Summary of key findings for parents and pupils
This is a good school The clear vision set by the principal permeates the school and is shared by pupils and staff. Effective action by leaders, including governors, and support from the trust have resulted in improvements to many aspects of the school. Robust checks by leaders on the quality of teaching and effective professional development for staff have resulted in good teaching across the school. Staff morale is high. Staff feel that leaders support them and consider their well-being. Pupils’ outcomes have improved since the previous inspection. Pupils, including those with special educational needs and/or disabilities (SEND) and those who are disadvantaged, make good progress across most subjects in the curriculum.
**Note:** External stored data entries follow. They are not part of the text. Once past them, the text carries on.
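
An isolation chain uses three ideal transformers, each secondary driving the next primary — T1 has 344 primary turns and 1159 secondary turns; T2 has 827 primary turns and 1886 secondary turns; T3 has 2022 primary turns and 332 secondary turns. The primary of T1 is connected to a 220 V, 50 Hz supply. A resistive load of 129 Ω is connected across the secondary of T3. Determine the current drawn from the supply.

Secondary of T1: V = 220.00 × 1159/344 = 741.22 V.
Secondary of T2: V = 741.22 × 1886/827 = 1690.4 V.
Secondary of T3: V = 1690.4 × 332/2022 = 277.55 V.
I_load = 277.55/129 = 2.1515 A, so P_out = 277.55 × 2.1515 = 597.16 W.
All ideal ⇒ P_in = P_out, so I_supply = 597.16/220 = 2.71 A.

I_supply ≈ 2.71 A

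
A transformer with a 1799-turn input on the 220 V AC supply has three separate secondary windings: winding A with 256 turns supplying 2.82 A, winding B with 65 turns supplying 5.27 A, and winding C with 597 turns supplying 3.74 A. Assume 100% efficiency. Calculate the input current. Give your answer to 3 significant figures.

V_A = 220 × 256/1799 = 31.306 V; V_B = 220 × 65/1799 = 7.9489 V; V_C = 220 × 597/1799 = 73.007 V.
P_out = V_A I_A + V_B I_B + V_C I_C = 31.306×2.82 + 7.9489×5.27 + 73.007×3.74 = 88.284 + 41.890 + 273.05 = 403.22 W.
Ideal ⇒ P_in = P_out, so I_in = P_out/V_in = 403.22/220 = 1.83 A.

I_in ≈ 1.83 A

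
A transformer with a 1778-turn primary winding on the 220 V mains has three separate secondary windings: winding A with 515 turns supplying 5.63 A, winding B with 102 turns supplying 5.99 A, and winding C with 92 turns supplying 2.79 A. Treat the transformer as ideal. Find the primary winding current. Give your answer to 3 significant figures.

V_A = 220 × 515/1778 = 63.723 V; V_B = 220 × 102/1778 = 12.621 V; V_C = 220 × 92/1778 = 11.384 V.
P_out = V_A I_A + V_B I_B + V_C I_C = 63.723×5.63 + 12.621×5.99 + 11.384×2.79 = 358.76 + 75.599 + 31.760 = 466.12 W.
Ideal ⇒ P_in = P_out, so I_p = P_out/V_p = 466.12/220 = 2.12 A.

I_p ≈ 2.12 A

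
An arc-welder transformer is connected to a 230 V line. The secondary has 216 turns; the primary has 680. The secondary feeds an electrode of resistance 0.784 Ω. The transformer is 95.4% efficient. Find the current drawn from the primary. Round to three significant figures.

I_p ≈ 31.0 A

V_s = 230 × 216/680 = 73.059 V.
I_s = V_s/R = 73.059/0.784 = 93.187 A.
P_out = V_s I_s = 73.059 × 93.187 = 6808.2 W.
P_in = P_out/η = 6808.2/0.954 = 7136.4 W.
I_p = P_in/V_p = 7136.4/230 = 31.0 A.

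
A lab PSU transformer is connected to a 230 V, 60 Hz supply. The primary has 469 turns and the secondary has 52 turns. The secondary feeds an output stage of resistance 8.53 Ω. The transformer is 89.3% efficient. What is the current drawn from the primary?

I_p ≈ 0.371 A

V_s = 230 × 52/469 = 25.501 V.
I_s = V_s/R = 25.501/8.53 = 2.9896 A.
P_out = V_s I_s = 25.501 × 2.9896 = 76.237 W.
P_in = P_out/η = 76.237/0.893 = 85.372 W.
I_p = P_in/V_p = 85.372/230 = 0.371 A.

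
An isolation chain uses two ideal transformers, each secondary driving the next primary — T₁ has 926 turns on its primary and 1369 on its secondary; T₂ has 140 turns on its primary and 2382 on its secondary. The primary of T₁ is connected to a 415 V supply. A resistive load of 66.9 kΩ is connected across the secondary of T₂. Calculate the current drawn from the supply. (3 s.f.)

I_supply ≈ 3.92 A

After T₁: V = 415.00 × 1369/926 = 613.54 V.
After T₂: V = 613.54 × 2382/140 = 10439 V.
I_load = 10439/66900 = 0.15604 A, so P_out = 10439 × 0.15604 = 1628.9 W.
All ideal ⇒ P_in = P_out, so I_supply = 1628.9/415 = 3.92 A.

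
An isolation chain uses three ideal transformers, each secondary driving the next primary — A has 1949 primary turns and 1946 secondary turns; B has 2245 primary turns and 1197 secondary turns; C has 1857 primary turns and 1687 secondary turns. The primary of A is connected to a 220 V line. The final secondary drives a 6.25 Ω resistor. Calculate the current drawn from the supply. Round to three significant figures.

I_supply ≈ 8.23 A

After A: V = 220.00 × 1946/1949 = 219.66 V.
After B: V = 219.66 × 1197/2245 = 117.12 V.
After C: V = 117.12 × 1687/1857 = 106.40 V.
I_load = 106.40/6.25 = 17.024 A, so P_out = 106.40 × 17.024 = 1811.3 W.
All ideal ⇒ P_in = P_out, so I_supply = 1811.3/220 = 8.23 A.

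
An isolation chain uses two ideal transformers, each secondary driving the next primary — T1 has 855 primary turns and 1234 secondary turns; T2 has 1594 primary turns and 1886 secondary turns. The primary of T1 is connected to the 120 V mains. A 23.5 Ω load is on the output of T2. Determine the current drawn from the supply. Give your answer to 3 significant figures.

Secondary of T1: V = 120.00 × 1234/855 = 173.19 V.
Secondary of T2: V = 173.19 × 1886/1594 = 204.92 V.
I_load = 204.92/23.5 = 8.7200 A, so P_out = 204.92 × 8.7200 = 1786.9 W.
All ideal ⇒ P_in = P_out, so I_supply = 1786.9/120 = 14.9 A.

I_supply ≈ 14.9 A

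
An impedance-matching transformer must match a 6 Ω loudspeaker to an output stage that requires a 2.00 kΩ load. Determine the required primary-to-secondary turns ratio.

N_p/N_s ≈ 18.3

Z_p/Z_s = (N_p/N_s)², so N_p/N_s = √(2000/6) = √333 = 18.3.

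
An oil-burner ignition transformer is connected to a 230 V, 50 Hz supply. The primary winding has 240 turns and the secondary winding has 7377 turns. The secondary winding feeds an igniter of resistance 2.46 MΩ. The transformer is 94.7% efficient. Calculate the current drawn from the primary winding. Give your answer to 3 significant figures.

I_p ≈ 0.0933 A

V_s = 230 × 7377/240 = 7069.6 V.
I_s = V_s/R = 7069.6/(2.46×10^6) = 0.0028738 A.
P_out = V_s I_s = 7069.6 × 0.0028738 = 20.317 W.
P_in = P_out/η = 20.317/0.947 = 21.454 W.
I_p = P_in/V_p = 21.454/230 = 0.0933 A.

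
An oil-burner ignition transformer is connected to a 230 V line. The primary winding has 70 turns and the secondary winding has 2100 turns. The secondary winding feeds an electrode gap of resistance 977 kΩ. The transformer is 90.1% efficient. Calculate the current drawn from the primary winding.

V_s = 230 × 2100/70 = 6900.0 V.
I_s = V_s/R = 6900.0/977000 = 0.0070624 A.
P_out = V_s I_s = 6900.0 × 0.0070624 = 48.731 W.
P_in = P_out/η = 48.731/0.901 = 54.085 W.
I_p = P_in/V_p = 54.085/230 = 0.235 A.

I_p ≈ 0.235 A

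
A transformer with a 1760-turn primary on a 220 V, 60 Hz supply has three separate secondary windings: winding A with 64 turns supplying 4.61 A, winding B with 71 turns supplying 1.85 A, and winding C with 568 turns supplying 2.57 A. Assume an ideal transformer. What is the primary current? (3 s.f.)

I_p ≈ 1.07 A

V_A = 220 × 64/1760 = 8.0000 V; V_B = 220 × 71/1760 = 8.8750 V; V_C = 220 × 568/1760 = 71.000 V.
P_out = V_A I_A + V_B I_B + V_C I_C = 8.0000×4.61 + 8.8750×1.85 + 71.000×2.57 = 36.880 + 16.419 + 182.47 = 235.77 W.
Ideal ⇒ P_in = P_out, so I_p = P_out/V_p = 235.77/220 = 1.07 A.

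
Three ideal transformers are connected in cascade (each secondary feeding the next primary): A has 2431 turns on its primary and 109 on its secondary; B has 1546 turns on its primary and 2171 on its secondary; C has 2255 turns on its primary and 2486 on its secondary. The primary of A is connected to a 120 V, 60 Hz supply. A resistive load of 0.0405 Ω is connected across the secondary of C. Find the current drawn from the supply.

Secondary of A: V = 120.00 × 109/2431 = 5.3805 V.
Secondary of B: V = 5.3805 × 2171/1546 = 7.5557 V.
Secondary of C: V = 7.5557 × 2486/2255 = 8.3297 V.
I_load = 8.3297/0.0405 = 205.67 A, so P_out = 8.3297 × 205.67 = 1713.2 W.
All ideal ⇒ P_in = P_out, so I_supply = 1713.2/120 = 14.3 A.

I_supply ≈ 14.3 A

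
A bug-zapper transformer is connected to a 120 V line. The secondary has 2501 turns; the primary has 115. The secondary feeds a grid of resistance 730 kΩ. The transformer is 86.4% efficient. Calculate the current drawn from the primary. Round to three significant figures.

V_s = 120 × 2501/115 = 2609.7 V.
I_s = V_s/R = 2609.7/730000 = 0.0035750 A.
P_out = V_s I_s = 2609.7 × 0.0035750 = 9.3298 W.
P_in = P_out/η = 9.3298/0.864 = 10.798 W.
I_p = P_in/V_p = 10.798/120 = 0.0900 A.

I_p ≈ 0.0900 A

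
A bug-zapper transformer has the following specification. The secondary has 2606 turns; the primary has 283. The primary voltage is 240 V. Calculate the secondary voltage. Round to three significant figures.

V_s/V_p = N_s/N_p, so V_s = 240 × 2606/283 = 2210 V.

V_s ≈ 2210 V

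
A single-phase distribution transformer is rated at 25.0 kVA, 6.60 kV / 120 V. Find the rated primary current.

I_p = S/V_p = 25000/6600 = 3.79 A.

I_p ≈ 3.79 A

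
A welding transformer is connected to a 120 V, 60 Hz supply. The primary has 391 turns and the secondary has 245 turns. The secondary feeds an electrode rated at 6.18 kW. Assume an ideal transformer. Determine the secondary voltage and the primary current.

V_s ≈ 75.2 V, I_p ≈ 51.5 A

V_s = V_p × N_s/N_p = 120 × 245/391 = 75.192 V.
I_s = P/V_s = 6180/75.192 = 82.190 A.
I_p = I_s × N_s/N_p = 82.190 × 245/391 = 51.5 A.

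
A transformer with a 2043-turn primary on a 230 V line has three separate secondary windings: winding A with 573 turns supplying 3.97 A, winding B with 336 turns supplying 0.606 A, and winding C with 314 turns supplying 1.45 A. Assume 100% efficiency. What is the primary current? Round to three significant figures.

I_p ≈ 1.44 A

V_A = 230 × 573/2043 = 64.508 V; V_B = 230 × 336/2043 = 37.827 V; V_C = 230 × 314/2043 = 35.350 V.
P_out = V_A I_A + V_B I_B + V_C I_C = 64.508×3.97 + 37.827×0.606 + 35.350×1.45 = 256.10 + 22.923 + 51.257 = 330.28 W.
Ideal ⇒ P_in = P_out, so I_p = P_out/V_p = 330.28/230 = 1.44 A.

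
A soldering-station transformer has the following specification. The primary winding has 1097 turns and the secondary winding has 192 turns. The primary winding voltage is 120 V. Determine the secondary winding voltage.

V_s/V_p = N_s/N_p, so V_s = 120 × 192/1097 = 21.0 V.

V_s ≈ 21.0 V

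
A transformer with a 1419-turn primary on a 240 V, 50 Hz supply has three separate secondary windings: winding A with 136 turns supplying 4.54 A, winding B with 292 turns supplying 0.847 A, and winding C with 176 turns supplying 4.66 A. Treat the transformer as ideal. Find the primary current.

I_p ≈ 1.19 A

V_A = 240 × 136/1419 = 23.002 V; V_B = 240 × 292/1419 = 49.387 V; V_C = 240 × 176/1419 = 29.767 V.
P_out = V_A I_A + V_B I_B + V_C I_C = 23.002×4.54 + 49.387×0.847 + 29.767×4.66 = 104.43 + 41.831 + 138.72 = 284.98 W.
Ideal ⇒ P_in = P_out, so I_p = P_out/V_p = 284.98/240 = 1.19 A.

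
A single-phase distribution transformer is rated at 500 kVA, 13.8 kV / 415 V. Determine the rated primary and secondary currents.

I_p ≈ 36.2 A, I_s ≈ 1200 A

I_p = S/V_p = 500000/13800 = 36.2 A.
I_s = S/V_s = 500000/415 = 1200 A.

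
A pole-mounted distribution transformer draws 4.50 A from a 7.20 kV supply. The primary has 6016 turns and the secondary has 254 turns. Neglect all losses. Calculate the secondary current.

I_s ≈ 107 A

I_s/I_p = N_p/N_s, so I_s = 4.50 × 6016/254 = 107 A.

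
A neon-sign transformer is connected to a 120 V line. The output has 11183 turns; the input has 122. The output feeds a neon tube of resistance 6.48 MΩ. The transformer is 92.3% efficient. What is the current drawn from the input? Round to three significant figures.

V_out = 120 × 11183/122 = 11000 V.
I_out = V_out/R = 11000/(6.48×10^6) = 0.0016975 A.
P_out = V_out I_out = 11000 × 0.0016975 = 18.672 W.
P_in = P_out/η = 18.672/0.923 = 20.229 W.
I_in = P_in/V_in = 20.229/120 = 0.169 A.

I_in ≈ 0.169 A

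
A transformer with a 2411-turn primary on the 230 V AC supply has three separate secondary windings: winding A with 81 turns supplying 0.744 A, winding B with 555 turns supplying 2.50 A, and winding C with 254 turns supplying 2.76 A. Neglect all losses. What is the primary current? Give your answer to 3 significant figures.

I_p ≈ 0.891 A

V_A = 230 × 81/2411 = 7.7271 V; V_B = 230 × 555/2411 = 52.945 V; V_C = 230 × 254/2411 = 24.231 V.
P_out = V_A I_A + V_B I_B + V_C I_C = 7.7271×0.744 + 52.945×2.50 + 24.231×2.76 = 5.7490 + 132.36 + 66.876 = 204.99 W.
Ideal ⇒ P_in = P_out, so I_p = P_out/V_p = 204.99/230 = 0.891 A.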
Children in the early years are happy at school and are cared for well. They make good progress. Most pupils demonstrate positive attitudes towards their learning and are proud of their school. Pupils typically have good levels of attendance and behave well. Sixth-form students make good progress because : of effective teaching. However, leaders acknowledge the need to strengthen the personal development programme further in the sixth form. Although improving, the quality of teaching, learning and assessment in humanities in the secondary phase does not match the stronger teaching in other subjects. Until very recently, the trust and the school’s most senior leaders have not had effective strategic oversight of pupils who leave the school because : their parents and carers have chosen to educate them at home.